PPI Rad51

Petites molécules organiques modulatrices de l'activité Rad51

Les thérapies anticancéreuses se heurtent fréquemment aux radio- et chimio-résistances induites ou intrinsèques des cellules cancéreuses. De fait, il a été démontré que certaines voies de réparation de l'ADN, étaient capables de restaurer l'ADN de cellules cancéreuses, endommagé au cours de traitements par les radio- ou chimiothérapies. Ces mécanismes sont depuis apparus comme des cibles thérapeutiques d’intérêt pour sensibiliser les tumeurs.

Les cassures doubles brin (CDB) de l’ADN sont les altérations nucléiques les plus délétères qui peuvent être réparées par la voie de la recombinaison homologue (RH). La protéine Rad51 est l'élément principal de cette voie de réparation. L’activité recombinase est constituée de plusieurs étapes. La première étape nécessite la formation d'un nucléofilament de Rad51 qui catalyse la recherche d'homologie et l'échange de brin entre la séquence d'ADN endommagée et une séquence homologue assurant ainsi la réparation fidèle de la CDB.

Une dérégulation de Rad51 peut aboutir à la cancérogenèse et favoriser la résistance de ces cancers. La surexpression de Rad51 conduit en effet à un taux élevé de RH et provoque une instabilité génomique des cellules à l'origine de certains cancers (Raderschall et al., Cancer Res. 2002, 62, 219). De plus, dans des cellules cancéreuses, cette surexpression assure une résistance en favorisant la réparation des CDB induites par les traitements anticancéreux. Il a été montré que la survie de patients atteints d’un cancer exprimant un taux plus élevé de Rad51 est plus courte et qu’une diminution de la quantité de Rad51 par un traitement antisens ou ribozyme augmente l’efficacité du traitement du cancer par radiothérapie (Ohnishi et al., BBRC, 1998, 245, 319 ; Collis et al., NAR, 2001, 29, 1534).
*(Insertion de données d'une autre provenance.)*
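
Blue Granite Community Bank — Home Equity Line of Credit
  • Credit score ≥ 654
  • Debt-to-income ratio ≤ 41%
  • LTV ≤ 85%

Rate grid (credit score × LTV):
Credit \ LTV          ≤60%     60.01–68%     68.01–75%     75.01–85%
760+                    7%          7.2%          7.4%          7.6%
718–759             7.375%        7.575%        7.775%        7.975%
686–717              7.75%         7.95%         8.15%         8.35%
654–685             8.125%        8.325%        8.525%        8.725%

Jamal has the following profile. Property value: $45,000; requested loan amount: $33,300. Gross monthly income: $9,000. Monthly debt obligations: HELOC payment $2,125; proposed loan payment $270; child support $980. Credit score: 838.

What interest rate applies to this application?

Credit score 838 ≥ 654; Total monthly debts = (2,125 + 270 + 980) = 3,375. DTI = 3,375/9,000 = 37.5% ≤ 41%
LTV = 33,300/45,000 = 74% ≤ 85%
Credit 838 → row 760+; LTV 74% → column 68.01–75%. Grid cell → 7.4%.

7.4%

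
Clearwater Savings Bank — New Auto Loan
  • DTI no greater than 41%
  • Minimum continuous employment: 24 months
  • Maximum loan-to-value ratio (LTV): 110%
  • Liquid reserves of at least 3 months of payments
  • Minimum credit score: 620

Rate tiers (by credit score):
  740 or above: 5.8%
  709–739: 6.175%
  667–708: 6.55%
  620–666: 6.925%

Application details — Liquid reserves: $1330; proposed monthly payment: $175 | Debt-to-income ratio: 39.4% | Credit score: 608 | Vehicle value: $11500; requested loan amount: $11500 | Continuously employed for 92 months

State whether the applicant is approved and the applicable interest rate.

Denied

Credit score 608 < 620 (below minimum)
Employment 92 ≥ 24 months
DTI 39.4% is within the 41% limit
Reserves = 1,330/175 = 7.6 months ≥ 3
LTV = 11,500/11,500 = 100% ≤ 110%
Not all requirements met → denied.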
Rad51 constitue donc aujourd’hui une cible pertinente pour moduler la RH et ainsi potentialiser les traitements antitumoraux. L’identification de petites molécules présentant des activités anti-recombinase a suscité un intérêt croissant ces dernières années avec l’identification de plusieurs molécules inhibitrices de Rad51 (Berte et al., Mol Cancer Ther. 2016, 15, 2665). Ces inhibiteurs peuvent interférer les interactions protéine-protéine qui sont directement impliquées dans certaines étapes de l’activité de Rad51 et ainsi conduisent à limiter la voie de réparation RH. Parmi ces inhibiteurs potentiels, une équipe japonaise a montré qu’une petite molécule, le DIDS (4,4'-Diisothiocyano-2,2'-stilbene disulfonic acid) issue du criblage de chimiothèques, était capable d’inhiber l’activité recombinase de Rad51 au cours de la RH (Ishida et al., NAR. 2009, 37,3367).
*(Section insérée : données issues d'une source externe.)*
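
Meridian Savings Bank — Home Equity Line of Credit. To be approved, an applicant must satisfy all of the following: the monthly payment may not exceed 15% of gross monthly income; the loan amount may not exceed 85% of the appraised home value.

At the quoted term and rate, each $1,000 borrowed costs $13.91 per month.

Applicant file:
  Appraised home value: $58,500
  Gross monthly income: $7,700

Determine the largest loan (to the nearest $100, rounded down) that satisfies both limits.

$49,700

Payment cap: 15% × $7,700 = $1,155/month.
At $13.91 per $1,000, that supports 1,155/13.91 × 1,000 ≈ $83,033 → $83,000.
LTV cap: 85% × $58,500 = $49,725 → $49,700.
Binding constraint: loan-to-value.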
A partir de cette molécule, notre projet consiste à développer de nouveaux inhibiteurs de Rad51 plus spécifiques des interfaces protéiques. L'approche multidisciplinaire associant la biologie, chimie et modélisation moléculaire, rend possible l'élaboration et l'évaluation de petites molécules plus efficace dans un contexte in vitro et in vivo.

Les informations ainsi obtenues pourraient permettre d'ouvrir de nouvelles perspectives en terme de développement d'agents sensibilisateurs aux thérapies anticancéreuses mais également en terme de compréhension du mécanisme de réparation de l'ADN par RH.